Mr T, age 70, establishes a Loan Trust with a loan of £200,000. The trustees repay the loan in annual instalments of £10,000 which Mr T uses to supplement his pension income. No immediate liability to income tax arises as the amounts withdrawn from the investment bond are within the 5 per cent allowable limit (a tax concession of investment bonds).

In the event of Mr T's death, say at age 89, only £10,000 of the original investment remains in his taxable estate. Mr T had the benefit of a tax-efficient income for his retirement and assuming a 6% pa and allowing for charges and expenses, investment growth of £220,000 is held outside his estate and is available to the trust beneficiaries.

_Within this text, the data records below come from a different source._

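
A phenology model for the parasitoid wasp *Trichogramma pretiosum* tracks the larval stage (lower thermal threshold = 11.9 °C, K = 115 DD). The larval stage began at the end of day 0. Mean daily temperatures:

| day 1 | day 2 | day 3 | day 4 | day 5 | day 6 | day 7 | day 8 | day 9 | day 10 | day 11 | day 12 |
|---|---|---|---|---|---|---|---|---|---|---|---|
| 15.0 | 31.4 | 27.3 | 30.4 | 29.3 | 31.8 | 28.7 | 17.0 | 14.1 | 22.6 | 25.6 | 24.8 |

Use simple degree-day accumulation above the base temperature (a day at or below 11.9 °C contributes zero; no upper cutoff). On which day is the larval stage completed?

Daily DD above 11.9 °C: 3.1, 19.5, 15.4, 18.5, 17.4, 19.9, 16.8, 5.1, 2.2, 10.7, 13.7, 12.9.
Cumulative: 3.1, 22.6, 38.0, 56.5, 73.9, 93.8, 110.6, 115.7, 117.9, 128.6, 142.3, 155.2.
The total first reaches 115 DD on day 8.

day 8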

The Loan Trust could be suitable for people in the following circumstances:

The estate is liable to inheritance tax on their death
They are unable or unwilling to make outright gifts as they may require current or future access to their original capital on either a regular or ad hoc basis
They have a lump sum available for investment
They are willing to forego access themselves to any future growth on the amount invested
They are willing to make a decision now on who should benefit from any future growth on the amount invested

Bank of Scotland research, based on recently released data from HM Revenue & Customs, shows the total number of estates paying inheritance tax (IHT) rose by 72% over the five years to 2003/04 to 30,451.

The Government's own estimates suggest a further 22% increase in the number of estates paying the tax by the end of 2006/07. More estates are now paying IHT as the threshold for the tax has failed to keep pace with the increase in property prices over the past decade.

Inheritance tax revenue for Inland Revenue hit a record £1.7bn in the first half of 2006, up £200m or 13% from the first half of 2005.